This is a clinically important and nuanced case. Here is a structured analysis:
Clinical Interpretation: DKA + C-Peptide = 0 + Anti-GAD Negative
The Puzzle
| Finding | Implication |
|---|
| DKA at age 25 | Absolute insulin deficiency driving ketogenesis |
| C-peptide = 0 | No residual beta cell function — complete insulin deficiency |
| Anti-GAD negative | No detectable autoimmune beta cell destruction (at this timepoint) |
The combination creates a diagnostic dilemma: the patient behaves like classic Type 1A (absolute insulin deficiency causing DKA) but lacks the cardinal autoimmune marker.
Differential Diagnosis
1. Type 1B Diabetes (Idiopathic Type 1)
The most important consideration here. Type 1 diabetes is subdivided into:
- Type 1A — immune-mediated; GAD, IA-2, ZnT8, IAA antibodies typically present
- Type 1B — idiopathic; no autoimmune markers, yet still has selective beta cell destruction and absolute insulin deficiency
"Type 1 diabetes is further subdivided into immune-mediated (type 1a) and idiopathic causes (type 1b)… The hallmark is selective beta cell destruction and severe or absolute insulin deficiency."
— Katzung's Basic and Clinical Pharmacology, 16th Ed.
Type 1B is more prevalent in people of African and Asian descent and can present at any age with DKA.
2. Ketosis-Prone Diabetes (KPD) — "Flatbush Diabetes" / A−β+ subtype
A distinct syndrome, particularly common in African, African-American, Hispanic, and South Asian individuals:
- Presents with DKA (like this patient)
- Anti-GAD negative (A−)
- C-peptide may be near-zero at presentation due to glucose toxicity suppressing beta cell function
- Critical distinction: C-peptide can recover after resolution of ketoacidosis and glucose normalization
- These patients often go into remission and may not require insulin long-term
The Balasubramanyam classification (A/β system) is key here:
| Subtype | Antibodies | β-cell function | Course |
|---|
| A+β+ | Present | Preserved | Classic T1DM |
| A+β− | Present | Absent | Classic T1DM |
| A−β+ | Absent | Recovers | KPD — may not need insulin permanently |
| A−β− | Absent | Absent | KPD / Type 1B — needs permanent insulin |
This patient is currently presenting as A−β− (antibody-negative, C-peptide-negative at presentation).
3. LADA (Latent Autoimmune Diabetes in Adults)
Less likely here — LADA patients typically:
- Have detectable autoantibodies (especially anti-GAD)
- Rarely present with florid DKA initially
- Have preserved partial C-peptide
4. Other Antibodies Not Tested
Anti-GAD alone has ~70-80% sensitivity for Type 1A. Additional antibodies should be checked:
- Anti-IA-2 (islet tyrosine phosphatase)
- Anti-ZnT8 (zinc transporter 8)
- Islet cell antibodies (ICA)
- Insulin autoantibodies (IAA) — if not yet started on insulin
A negative panel (all 4) would more convincingly exclude autoimmune T1DM.
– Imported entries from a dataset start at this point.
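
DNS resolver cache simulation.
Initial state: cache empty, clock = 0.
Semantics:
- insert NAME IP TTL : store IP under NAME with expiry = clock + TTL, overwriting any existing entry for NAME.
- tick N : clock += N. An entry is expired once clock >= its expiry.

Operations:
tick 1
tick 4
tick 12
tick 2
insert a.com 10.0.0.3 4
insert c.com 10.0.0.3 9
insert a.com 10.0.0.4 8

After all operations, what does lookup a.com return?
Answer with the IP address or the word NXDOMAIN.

Answer: 10.0.0.4

Derivation:
Op 1: tick 1 -> clock=1.
Op 2: tick 4 -> clock=5.
Op 3: tick 12 -> clock=17.
Op 4: tick 2 -> clock=19.
Op 5: insert a.com -> 10.0.0.3 (expiry=19+4=23). clock=19
Op 6: insert c.com -> 10.0.0.3 (expiry=19+9=28). clock=19
Op 7: insert a.com -> 10.0.0.4 (expiry=19+8=27). clock=19
lookup a.com: present, ip=10.0.0.4 expiry=27 > clock=19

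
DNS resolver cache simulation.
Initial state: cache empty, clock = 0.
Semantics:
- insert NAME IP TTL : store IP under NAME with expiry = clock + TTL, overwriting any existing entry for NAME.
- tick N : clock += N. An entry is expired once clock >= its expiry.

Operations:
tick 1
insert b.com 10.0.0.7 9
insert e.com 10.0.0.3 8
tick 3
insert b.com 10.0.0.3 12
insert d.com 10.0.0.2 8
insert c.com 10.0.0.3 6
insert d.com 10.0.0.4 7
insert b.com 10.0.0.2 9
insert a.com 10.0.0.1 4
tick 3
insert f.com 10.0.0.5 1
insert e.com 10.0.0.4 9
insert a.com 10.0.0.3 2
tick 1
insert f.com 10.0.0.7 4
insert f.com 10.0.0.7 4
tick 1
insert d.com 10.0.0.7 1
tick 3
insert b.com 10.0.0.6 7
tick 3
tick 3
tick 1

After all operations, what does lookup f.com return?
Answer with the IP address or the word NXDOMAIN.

Op 1: tick 1 -> clock=1.
Op 2: insert b.com -> 10.0.0.7 (expiry=1+9=10). clock=1
Op 3: insert e.com -> 10.0.0.3 (expiry=1+8=9). clock=1
Op 4: tick 3 -> clock=4.
Op 5: insert b.com -> 10.0.0.3 (expiry=4+12=16). clock=4
Op 6: insert d.com -> 10.0.0.2 (expiry=4+8=12). clock=4
Op 7: insert c.com -> 10.0.0.3 (expiry=4+6=10). clock=4
Op 8: insert d.com -> 10.0.0.4 (expiry=4+7=11). clock=4
Op 9: insert b.com -> 10.0.0.2 (expiry=4+9=13). clock=4
Op 10: insert a.com -> 10.0.0.1 (expiry=4+4=8). clock=4
Op 11: tick 3 -> clock=7.
Op 12: insert f.com -> 10.0.0.5 (expiry=7+1=8). clock=7
Op 13: insert e.com -> 10.0.0.4 (expiry=7+9=16). clock=7
Op 14: insert a.com -> 10.0.0.3 (expiry=7+2=9). clock=7
Op 15: tick 1 -> clock=8. purged={f.com}
Op 16: insert f.com -> 10.0.0.7 (expiry=8+4=12). clock=8
Op 17: insert f.com -> 10.0.0.7 (expiry=8+4=12). clock=8
Op 18: tick 1 -> clock=9. purged={a.com}
Op 19: insert d.com -> 10.0.0.7 (expiry=9+1=10). clock=9
Op 20: tick 3 -> clock=12. purged={c.com,d.com,f.com}
Op 21: insert b.com -> 10.0.0.6 (expiry=12+7=19). clock=12
Op 22: tick 3 -> clock=15.
Op 23: tick 3 -> clock=18. purged={e.com}
Op 24: tick 1 -> clock=19. purged={b.com}
lookup f.com: not in cache (expired or never inserted)

Answer: NXDOMAIN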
Key Management Consideration: C-Peptide Recovery Test
Since KPD (A−β− at presentation) can recover beta-cell function:
- Recheck C-peptide after 4–8 weeks of euglycemia on insulin therapy
- If C-peptide recovers → consistent with A−β+ KPD → may attempt insulin weaning
- If C-peptide remains zero → consistent with Type 1B / A−β− KPD → permanent insulin required
Immediate Management
Regardless of classification, acute DKA management is the same:
- IV fluid resuscitation (0.9% NaCl initially)
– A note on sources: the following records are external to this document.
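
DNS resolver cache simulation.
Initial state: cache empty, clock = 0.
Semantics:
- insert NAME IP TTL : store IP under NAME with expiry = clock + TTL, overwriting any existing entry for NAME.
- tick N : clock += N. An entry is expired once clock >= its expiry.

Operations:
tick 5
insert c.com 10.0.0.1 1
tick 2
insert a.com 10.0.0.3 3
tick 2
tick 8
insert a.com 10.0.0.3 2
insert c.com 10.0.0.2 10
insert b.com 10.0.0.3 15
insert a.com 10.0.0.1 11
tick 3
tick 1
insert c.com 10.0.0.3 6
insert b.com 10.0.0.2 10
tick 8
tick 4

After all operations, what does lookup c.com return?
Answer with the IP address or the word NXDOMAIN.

Op 1: tick 5 -> clock=5.
Op 2: insert c.com -> 10.0.0.1 (expiry=5+1=6). clock=5
Op 3: tick 2 -> clock=7. purged={c.com}
Op 4: insert a.com -> 10.0.0.3 (expiry=7+3=10). clock=7
Op 5: tick 2 -> clock=9.
Op 6: tick 8 -> clock=17. purged={a.com}
Op 7: insert a.com -> 10.0.0.3 (expiry=17+2=19). clock=17
Op 8: insert c.com -> 10.0.0.2 (expiry=17+10=27). clock=17
Op 9: insert b.com -> 10.0.0.3 (expiry=17+15=32). clock=17
Op 10: insert a.com -> 10.0.0.1 (expiry=17+11=28). clock=17
Op 11: tick 3 -> clock=20.
Op 12: tick 1 -> clock=21.
Op 13: insert c.com -> 10.0.0.3 (expiry=21+6=27). clock=21
Op 14: insert b.com -> 10.0.0.2 (expiry=21+10=31). clock=21
Op 15: tick 8 -> clock=29. purged={a.com,c.com}
Op 16: tick 4 -> clock=33. purged={b.com}
lookup c.com: not in cache (expired or never inserted)

Answer: NXDOMAIN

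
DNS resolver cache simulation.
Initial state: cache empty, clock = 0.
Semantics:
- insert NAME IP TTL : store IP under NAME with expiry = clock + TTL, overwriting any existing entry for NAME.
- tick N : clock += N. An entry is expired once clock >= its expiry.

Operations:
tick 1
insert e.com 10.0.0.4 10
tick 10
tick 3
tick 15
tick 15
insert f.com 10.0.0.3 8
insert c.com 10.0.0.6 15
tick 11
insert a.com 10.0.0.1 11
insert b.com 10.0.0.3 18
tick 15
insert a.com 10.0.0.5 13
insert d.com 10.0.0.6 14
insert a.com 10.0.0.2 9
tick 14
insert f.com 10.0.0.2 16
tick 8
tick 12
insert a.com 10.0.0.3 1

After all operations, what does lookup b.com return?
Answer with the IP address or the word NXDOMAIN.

Answer: NXDOMAIN

Derivation:
Op 1: tick 1 -> clock=1.
Op 2: insert e.com -> 10.0.0.4 (expiry=1+10=11). clock=1
Op 3: tick 10 -> clock=11. purged={e.com}
Op 4: tick 3 -> clock=14.
Op 5: tick 15 -> clock=29.
Op 6: tick 15 -> clock=44.
Op 7: insert f.com -> 10.0.0.3 (expiry=44+8=52). clock=44
Op 8: insert c.com -> 10.0.0.6 (expiry=44+15=59). clock=44
Op 9: tick 11 -> clock=55. purged={f.com}
Op 10: insert a.com -> 10.0.0.1 (expiry=55+11=66). clock=55
Op 11: insert b.com -> 10.0.0.3 (expiry=55+18=73). clock=55
Op 12: tick 15 -> clock=70. purged={a.com,c.com}
Op 13: insert a.com -> 10.0.0.5 (expiry=70+13=83). clock=70
Op 14: insert d.com -> 10.0.0.6 (expiry=70+14=84). clock=70
Op 15: insert a.com -> 10.0.0.2 (expiry=70+9=79). clock=70
Op 16: tick 14 -> clock=84. purged={a.com,b.com,d.com}
Op 17: insert f.com -> 10.0.0.2 (expiry=84+16=100). clock=84
Op 18: tick 8 -> clock=92.
Op 19: tick 12 -> clock=104. purged={f.com}
Op 20: insert a.com -> 10.0.0.3 (expiry=104+1=105). clock=104
lookup b.com: not in cache (expired or never inserted)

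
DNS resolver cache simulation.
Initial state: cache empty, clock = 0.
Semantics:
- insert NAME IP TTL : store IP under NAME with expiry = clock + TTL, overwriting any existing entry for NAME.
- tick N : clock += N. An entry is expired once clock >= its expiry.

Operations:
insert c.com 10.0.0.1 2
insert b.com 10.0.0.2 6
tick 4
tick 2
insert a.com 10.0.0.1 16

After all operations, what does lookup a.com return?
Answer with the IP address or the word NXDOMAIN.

Op 1: insert c.com -> 10.0.0.1 (expiry=0+2=2). clock=0
Op 2: insert b.com -> 10.0.0.2 (expiry=0+6=6). clock=0
Op 3: tick 4 -> clock=4. purged={c.com}
Op 4: tick 2 -> clock=6. purged={b.com}
Op 5: insert a.com -> 10.0.0.1 (expiry=6+16=22). clock=6
lookup a.com: present, ip=10.0.0.1 expiry=22 > clock=6

Answer: 10.0.0.1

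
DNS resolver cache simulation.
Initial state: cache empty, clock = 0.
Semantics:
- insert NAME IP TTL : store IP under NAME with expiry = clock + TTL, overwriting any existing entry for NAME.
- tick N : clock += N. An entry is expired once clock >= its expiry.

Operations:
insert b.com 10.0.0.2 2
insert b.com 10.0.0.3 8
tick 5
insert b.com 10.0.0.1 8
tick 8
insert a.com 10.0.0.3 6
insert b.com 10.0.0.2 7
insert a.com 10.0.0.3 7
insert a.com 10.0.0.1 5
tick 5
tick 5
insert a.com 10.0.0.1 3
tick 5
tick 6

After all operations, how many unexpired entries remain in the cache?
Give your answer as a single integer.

Op 1: insert b.com -> 10.0.0.2 (expiry=0+2=2). clock=0
Op 2: insert b.com -> 10.0.0.3 (expiry=0+8=8). clock=0
Op 3: tick 5 -> clock=5.
Op 4: insert b.com -> 10.0.0.1 (expiry=5+8=13). clock=5
Op 5: tick 8 -> clock=13. purged={b.com}
Op 6: insert a.com -> 10.0.0.3 (expiry=13+6=19). clock=13
Op 7: insert b.com -> 10.0.0.2 (expiry=13+7=20). clock=13
Op 8: insert a.com -> 10.0.0.3 (expiry=13+7=20). clock=13
Op 9: insert a.com -> 10.0.0.1 (expiry=13+5=18). clock=13
Op 10: tick 5 -> clock=18. purged={a.com}
Op 11: tick 5 -> clock=23. purged={b.com}
Op 12: insert a.com -> 10.0.0.1 (expiry=23+3=26). clock=23
Op 13: tick 5 -> clock=28. purged={a.com}
Op 14: tick 6 -> clock=34.
Final cache (unexpired): {} -> size=0

Answer: 0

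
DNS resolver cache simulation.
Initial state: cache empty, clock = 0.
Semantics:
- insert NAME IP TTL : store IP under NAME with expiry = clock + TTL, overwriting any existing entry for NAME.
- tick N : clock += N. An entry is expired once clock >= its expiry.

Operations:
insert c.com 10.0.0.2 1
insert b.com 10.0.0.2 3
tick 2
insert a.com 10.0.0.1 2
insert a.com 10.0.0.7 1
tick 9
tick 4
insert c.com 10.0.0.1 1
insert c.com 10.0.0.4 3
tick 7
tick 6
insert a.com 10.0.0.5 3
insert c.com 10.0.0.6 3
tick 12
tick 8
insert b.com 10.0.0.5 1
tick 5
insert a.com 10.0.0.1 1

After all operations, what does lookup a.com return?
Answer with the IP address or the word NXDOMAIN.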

- Insulin infusion (0.1 unit/kg/hr after potassium >3.5 mEq/L)
- Potassium replacement
- Monitor glucose, electrolytes, pH, anion gap hourly
- Transition to subcutaneous insulin once anion gap closed and patient tolerating oral intake
Summary
This patient most likely has either Type 1B (idiopathic) diabetes or Ketosis-Prone Diabetes (A−β− subtype). The zero C-peptide at DKA presentation does not rule out KPD because glucose toxicity can transiently suppress beta cell function. The anti-GAD negativity does not exclude Type 1 diabetes — full autoantibody panel (IA-2, ZnT8, ICA, IAA) is warranted.
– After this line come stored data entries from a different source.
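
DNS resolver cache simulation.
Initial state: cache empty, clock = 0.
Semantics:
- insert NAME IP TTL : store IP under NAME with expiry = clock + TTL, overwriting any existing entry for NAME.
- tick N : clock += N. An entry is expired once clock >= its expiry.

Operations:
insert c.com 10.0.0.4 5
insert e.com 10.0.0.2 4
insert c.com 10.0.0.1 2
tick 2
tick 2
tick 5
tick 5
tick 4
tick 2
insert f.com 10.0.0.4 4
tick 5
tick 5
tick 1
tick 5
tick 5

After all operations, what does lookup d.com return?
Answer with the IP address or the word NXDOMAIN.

Answer: NXDOMAIN

Derivation:
Op 1: insert c.com -> 10.0.0.4 (expiry=0+5=5). clock=0
Op 2: insert e.com -> 10.0.0.2 (expiry=0+4=4). clock=0
Op 3: insert c.com -> 10.0.0.1 (expiry=0+2=2). clock=0
Op 4: tick 2 -> clock=2. purged={c.com}
Op 5: tick 2 -> clock=4. purged={e.com}
Op 6: tick 5 -> clock=9.
Op 7: tick 5 -> clock=14.
Op 8: tick 4 -> clock=18.
Op 9: tick 2 -> clock=20.
Op 10: insert f.com -> 10.0.0.4 (expiry=20+4=24). clock=20
Op 11: tick 5 -> clock=25. purged={f.com}
Op 12: tick 5 -> clock=30.
Op 13: tick 1 -> clock=31.
Op 14: tick 5 -> clock=36.
Op 15: tick 5 -> clock=41.
lookup d.com: not in cache (expired or never inserted)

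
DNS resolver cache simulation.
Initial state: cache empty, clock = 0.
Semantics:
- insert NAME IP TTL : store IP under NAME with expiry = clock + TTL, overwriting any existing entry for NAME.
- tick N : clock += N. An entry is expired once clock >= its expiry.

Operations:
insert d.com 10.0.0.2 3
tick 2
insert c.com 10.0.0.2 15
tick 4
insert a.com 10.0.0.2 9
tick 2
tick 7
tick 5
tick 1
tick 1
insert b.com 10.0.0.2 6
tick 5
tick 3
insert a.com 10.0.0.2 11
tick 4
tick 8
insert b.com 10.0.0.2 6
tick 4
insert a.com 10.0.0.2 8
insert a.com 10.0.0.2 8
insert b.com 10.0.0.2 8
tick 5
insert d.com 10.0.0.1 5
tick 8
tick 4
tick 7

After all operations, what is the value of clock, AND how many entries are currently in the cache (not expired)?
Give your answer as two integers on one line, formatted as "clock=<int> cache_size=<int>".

Answer: clock=70 cache_size=0

Derivation:
Op 1: insert d.com -> 10.0.0.2 (expiry=0+3=3). clock=0
Op 2: tick 2 -> clock=2.
Op 3: insert c.com -> 10.0.0.2 (expiry=2+15=17). clock=2
Op 4: tick 4 -> clock=6. purged={d.com}
Op 5: insert a.com -> 10.0.0.2 (expiry=6+9=15). clock=6
Op 6: tick 2 -> clock=8.
Op 7: tick 7 -> clock=15. purged={a.com}
Op 8: tick 5 -> clock=20. purged={c.com}
Op 9: tick 1 -> clock=21.
Op 10: tick 1 -> clock=22.
Op 11: insert b.com -> 10.0.0.2 (expiry=22+6=28). clock=22
Op 12: tick 5 -> clock=27.
Op 13: tick 3 -> clock=30. purged={b.com}
Op 14: insert a.com -> 10.0.0.2 (expiry=30+11=41). clock=30
Op 15: tick 4 -> clock=34.
Op 16: tick 8 -> clock=42. purged={a.com}
Op 17: insert b.com -> 10.0.0.2 (expiry=42+6=48). clock=42
Op 18: tick 4 -> clock=46.
Op 19: insert a.com -> 10.0.0.2 (expiry=46+8=54). clock=46
Op 20: insert a.com -> 10.0.0.2 (expiry=46+8=54). clock=46
Op 21: insert b.com -> 10.0.0.2 (expiry=46+8=54). clock=46
Op 22: tick 5 -> clock=51.
Op 23: insert d.com -> 10.0.0.1 (expiry=51+5=56). clock=51
Op 24: tick 8 -> clock=59. purged={a.com,b.com,d.com}
Op 25: tick 4 -> clock=63.
Op 26: tick 7 -> clock=70.
Final clock = 70
Final cache (unexpired): {} -> size=0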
The single most important next step diagnostically is to recheck C-peptide 4–8 weeks after euglycemia is restored — recovery would change the long-term management significantly.
Recent literature (PMID
41214251,
Diabetologia 2026) confirms that autoantibody-negative Type 1 diabetes is a clinically distinct entity with different immunogenetic characteristics but similar metabolic severity.